CHARLOTTE – Every NFL defense talks about stopping the run every week. Talk of making an offense one dimensional and the many benefits that come with it.
"Talking about it is not good enough," head coach Ron Rivera said after Carolina's 24-16 loss in Green Bay.
That's the cold, hard truth.
The Panthers have struggled to defend the run this season. Carolina is allowing 5.2 yards per rush – most in the NFL – and has surrendered 17 rushing touchdowns – also most in the NFL.
The Packers rushed 27 times for 163 yards on Sunday – a 6.0-yard average – with emerging star Aaron Jones accounting for 93 yards and all three touchdowns on the ground.
"We have to be better if we want to make the playoffs," safety Eric Reid said.
So how do the Panthers go about making that happen?
Here's what Rivera said on Monday.
"The biggest thing we're looking for, really, is everybody is where they need to be," Rivera said. "As far as our front is concerned, we are a gap control defense. There is accountability. When you look at the gaps, when you look at the scheme – are the guys where they are supposed to be? The other thing that could help, too, are we as coaches giving them opportunities to be successful? In other words, what other things can we do? We changed the front a little and created a little movement up front."
The Panthers have typically been strong against the run over the years with Rivera at the helm, as you can see in the chart below.
|Year||Run Defense Rank (YPG)|
Defensive lineman Gerald McCoy wholeheartedly believes all the pieces are in place for this unit to defend the run effectively.
"This defense is built to stop the run," he said matter-of-factly after the loss in Green Bay.
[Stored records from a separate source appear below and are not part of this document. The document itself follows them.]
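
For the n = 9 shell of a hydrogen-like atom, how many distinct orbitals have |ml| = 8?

2

With n = 9 the allowed l are 0, 1, …, 8.
Orbitals with |ml| = 8, by l: l=8 → 2.
Total orbitals: 2.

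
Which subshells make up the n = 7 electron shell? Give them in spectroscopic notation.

For n = 7, l runs from 0 to 6. In spectroscopic notation l = 0,1,2,… ↔ s,p,d,f,g,h,i, so the subshells are 7s, 7p, 7d, 7f, 7g, 7h, 7i.

7s, 7p, 7d, 7f, 7g, 7h, 7i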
Carolina implemented more 3-4 looks this season, and Rivera said the players and coaches are working to find the right formula as the second half of the season unfolds. Clearly, more penetration at the line of scrimmage and more sure-tackling at the next level is where it must start.
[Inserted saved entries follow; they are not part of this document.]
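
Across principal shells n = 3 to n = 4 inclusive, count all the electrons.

Shell n has n² orbitals: 3²=9 + 4²=16 = 25 orbitals.
Two spin states per orbital: 2 × 25 = 50 electrons.

50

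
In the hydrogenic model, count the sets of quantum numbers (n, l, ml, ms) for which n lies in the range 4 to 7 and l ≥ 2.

220

Count contributing orbitals for each principal shell:
n=4 → 12; n=5 → 21; n=6 → 32; n=7 → 45.
Orbitals: 12 + 21 + 32 + 45 = 110. Including both spin states (ms = ±1/2) gives 2 × 110 = 220 states.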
"It's just not a magic fix," Rivera said. "We've got to collaborate as a group – coaches and players – and just go out and do our jobs."
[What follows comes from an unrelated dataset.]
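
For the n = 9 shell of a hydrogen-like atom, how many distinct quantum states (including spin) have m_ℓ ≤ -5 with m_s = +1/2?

The n = 9 shell has ℓ = 0 through 8; check each.
Orbitals with m_ℓ ≤ -5, by ℓ: ℓ=5 → 1; ℓ=6 → 2; ℓ=7 → 3; ℓ=8 → 4.
Orbitals: 1 + 2 + 3 + 4 = 10. With m_s fixed to a single value there is one state per orbital, giving 10 states.

10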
The Panthers' pass rush has been outstanding this season, with 36 sacks to lead the league. It's an obvious strength. But that strength can't be fully utilized if teams are averaging five yards a carry and staying out of obvious passing situations.
"Yeah, we can rush the passer, but before you can do that you have to stop the run first," edge rusher Mario Addison said.
The sooner the better as teams fight for playoff positioning with seven weeks left.
"Later in the year, playoff implications. As November and December hits, it's going to be a lot of runs," McCoy said. "We have to man up and be ready to stop the run. We have to."